I MUST down to the seas again, to the lonely sea and the sky,
And all I ask is a tall ship and a star to steer her by,
And the wheel's kick and the wind's song and the white sail's shaking,
And a grey mist on the sea's face and a grey dawn breaking.
I must down to the seas again, for the call of the running tide
Is a wild call and a clear call that may not be denied;
And all I ask is a windy day with the white clouds flying,
And the flung spray and the blown spume, and the sea-gulls crying.
Sea-Fever ~John Masefield. 1878–
I have a fantasy that I never fulfilled.
I started imagining a lover when I was a teenager.... who didn't?
He would come to me on the beach.
I used to lay with my body right out of the surf and let the warm summer water tickle my toes, then, as the tide rose, it would eventually begin to lap at my thighs. That feeling is beyond words. It's like gentle hands moving and caressing your body. Little wonder it brought me to thoughts of being taken on the beach by a Poseidon-like figure who would magically step from the waves. Isn't that what all teenage girls are supposed to dream of? Soaking wet men who cover their bodies with gentle, warm, salty kisses?
I loved being close to the sea.
I miss it now in a way I can't begin to express.
Now that I know winter is almost over and soon nature will begin to change and don it's spectacular spring colors my heart is crying out for our jagged, rocky coastline.
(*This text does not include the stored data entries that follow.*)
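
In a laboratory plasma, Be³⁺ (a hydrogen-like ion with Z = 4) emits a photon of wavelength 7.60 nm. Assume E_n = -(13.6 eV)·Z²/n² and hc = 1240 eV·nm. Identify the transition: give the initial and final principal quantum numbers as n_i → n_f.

The photon energy is ΔE = hc/λ = 1240 / 7.60 = 163.2 eV.
With Z = 4, ΔE = 217.6 × (1/n_f² − 1/n_i²), so 1/n_f² − 1/n_i² = 0.7498.
Trying n_f = 1 gives 1/n_i² = 0.2502, i.e. n_i ≈ 2; this pair matches.

n_i = 2, n_f = 1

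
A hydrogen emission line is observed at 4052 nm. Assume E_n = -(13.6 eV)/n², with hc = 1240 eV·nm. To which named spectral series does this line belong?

Brackett

ΔE = 1240/4052 = 0.3060 eV.
This matches 13.6 × (1/4² − 1/5²), so n_f = 4: the Brackett series.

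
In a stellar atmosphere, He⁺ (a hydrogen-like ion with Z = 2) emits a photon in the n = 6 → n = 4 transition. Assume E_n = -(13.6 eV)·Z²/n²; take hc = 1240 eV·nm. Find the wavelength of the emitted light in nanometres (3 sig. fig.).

For Z = 2 the level energies scale as Z², so the effective Rydberg energy is 13.6 × 4 = 54.40 eV.
ΔE = 54.40 × (1/4² − 1/6²) = 54.40 × 0.03472 = 1.889 eV.
λ = hc/ΔE = 1240 / 1.889 = 656 nm.

656 nm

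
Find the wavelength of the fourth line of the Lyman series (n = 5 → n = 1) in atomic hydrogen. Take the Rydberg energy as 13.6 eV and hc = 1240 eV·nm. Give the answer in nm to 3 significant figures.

95.0 nm

The Lyman series terminates on n_f = 1; the fourth line has n_i = 1+4 = 5.
ΔE = 13.60 × (1/1² − 1/5²) = 13.06 eV.
λ = 1240 / 13.06 = 95.0 nm.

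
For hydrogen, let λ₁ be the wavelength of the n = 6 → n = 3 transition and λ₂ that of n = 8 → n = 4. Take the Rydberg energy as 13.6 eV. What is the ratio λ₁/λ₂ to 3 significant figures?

λ ∝ 1/ΔE ∝ 1/(1/n_f² − 1/n_i²), and the Z² and hc factors cancel in the ratio.
λ₁/λ₂ = (1/4² − 1/8²)/(1/3² − 1/6²) = 0.04688/0.08333 = 0.563.

0.563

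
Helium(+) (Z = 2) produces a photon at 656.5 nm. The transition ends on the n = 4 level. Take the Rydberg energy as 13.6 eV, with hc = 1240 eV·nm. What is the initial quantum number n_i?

The photon energy is ΔE = hc/λ = 1240 / 656.5 = 1.889 eV.
With Z = 2, ΔE = 54.40 × (1/n_f² − 1/n_i²), so 1/n_f² − 1/n_i² = 0.03472.
With n_f = 4: 1/n_i² = 1/16 − 0.03472 = 0.02778, so n_i ≈ 6.00.

n_i = 6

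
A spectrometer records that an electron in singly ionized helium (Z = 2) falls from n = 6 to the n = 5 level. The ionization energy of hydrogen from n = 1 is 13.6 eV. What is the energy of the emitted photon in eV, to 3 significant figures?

The Bohr energies scale as Z², so for Z = 2: E_n = −54.40/n² eV.
E_6 = −54.40/36 = −1.511 eV and E_5 = −54.40/25 = −2.176 eV.
The photon energy is |E_6 − E_5| = 0.665 eV.

0.665 eV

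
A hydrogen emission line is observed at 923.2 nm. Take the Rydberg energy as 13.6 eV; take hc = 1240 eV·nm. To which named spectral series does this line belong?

Paschen

ΔE = 1240/923.2 = 1.343 eV.
This matches 13.6 × (1/3² − 1/9²), so n_f = 3: the Paschen series.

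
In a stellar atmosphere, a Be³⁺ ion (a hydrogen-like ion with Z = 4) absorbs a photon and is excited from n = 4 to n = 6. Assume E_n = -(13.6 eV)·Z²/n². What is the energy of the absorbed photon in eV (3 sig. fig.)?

7.56 eV

The Bohr energies scale as Z², so for Z = 4: E_n = −217.6/n² eV.
E_6 = −217.6/36 = −6.044 eV and E_4 = −217.6/16 = −13.60 eV.
The photon energy is |E_6 − E_4| = 7.56 eV.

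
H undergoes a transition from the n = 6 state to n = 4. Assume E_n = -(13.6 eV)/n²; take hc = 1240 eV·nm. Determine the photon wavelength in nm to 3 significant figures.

2630 nm

ΔE = 13.60 × (1/4² − 1/6²) = 13.60 × 0.03472 = 0.4722 eV.
λ = hc/ΔE = 1240 / 0.4722 = 2630 nm.
This line belongs to the Brackett series.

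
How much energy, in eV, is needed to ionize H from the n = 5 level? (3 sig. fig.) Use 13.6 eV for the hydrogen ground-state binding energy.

0.544 eV

E_5 = −13.60/25 = −0.544 eV, so ionization (to E = 0) requires 0.544 eV.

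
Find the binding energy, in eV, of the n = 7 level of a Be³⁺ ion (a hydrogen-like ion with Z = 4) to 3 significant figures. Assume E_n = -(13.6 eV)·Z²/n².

4.44 eV

E_n = −13.6 Z²/n² = −217.6/n² eV for Z = 4.
E_7 = −217.6/49 = −4.44 eV, so ionization (to E = 0) requires 4.44 eV.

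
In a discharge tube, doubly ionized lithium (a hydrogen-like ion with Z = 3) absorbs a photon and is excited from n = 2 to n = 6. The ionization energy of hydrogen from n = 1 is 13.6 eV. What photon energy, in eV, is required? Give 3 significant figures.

The Bohr energies scale as Z², so for Z = 3: E_n = −122.4/n² eV.
E_6 = −122.4/36 = −3.400 eV and E_2 = −122.4/4 = −30.60 eV.
The photon energy is |E_6 − E_2| = 27.2 eV.

27.2 eV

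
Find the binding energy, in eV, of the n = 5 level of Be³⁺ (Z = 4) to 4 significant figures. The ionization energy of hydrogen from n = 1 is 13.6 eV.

8.704 eV

E_n = −13.6 Z²/n² = −217.6/n² eV for Z = 4.
E_5 = −217.6/25 = −8.704 eV, so ionization (to E = 0) requires 8.704 eV.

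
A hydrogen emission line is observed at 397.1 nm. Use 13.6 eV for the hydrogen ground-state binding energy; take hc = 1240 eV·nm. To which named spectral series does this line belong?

Balmer

ΔE = 1240/397.1 = 3.123 eV.
This matches 13.6 × (1/2² − 1/7²), so n_f = 2: the Balmer series.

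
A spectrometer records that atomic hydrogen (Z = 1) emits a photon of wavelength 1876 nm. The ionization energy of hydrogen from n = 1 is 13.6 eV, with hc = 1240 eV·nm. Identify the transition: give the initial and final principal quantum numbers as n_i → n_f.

n_i = 4, n_f = 3

The photon energy is ΔE = hc/λ = 1240 / 1876 = 0.6610 eV.
With Z = 1, ΔE = 13.60 × (1/n_f² − 1/n_i²), so 1/n_f² − 1/n_i² = 0.04860.
Trying n_f = 3 gives 1/n_i² = 0.06251, i.e. n_i ≈ 4; this pair matches.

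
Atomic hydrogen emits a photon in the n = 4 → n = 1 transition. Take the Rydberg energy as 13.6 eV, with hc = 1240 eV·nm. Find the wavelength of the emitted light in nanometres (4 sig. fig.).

97.25 nm

ΔE = 13.60 × (1/1² − 1/4²) = 13.60 × 0.9375 = 12.75 eV.
λ = hc/ΔE = 1240 / 12.75 = 97.25 nm.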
I used to have a little yellow convertible. Not much in the way of fancy, but fun to drive along the Eastern Seaboard. I used to just drive for hours along the coastline and then sit out on the rocks daydreaming in the late winter. I had one of my dad's old crew-cableknit cardigan sweaters and his black catburglar hat (my nickname for it) that I would wear because the wind off of the water would hit me like a blast of cold air, sometimes sucking the breath right away from me. Hard to believe I won't be able to do that anymore. I have no idea what the end of winter will be like this year, ice storms are usually how nature greets spring here, but, regardless, like most years, I assume that it will have it's own individual splendor. I just hope it doesn't leave me too homesick.
I do miss the coastline in the tempestuous winds of late winter on the Eastern Seaboard. Maybe it's almost time for a trip home.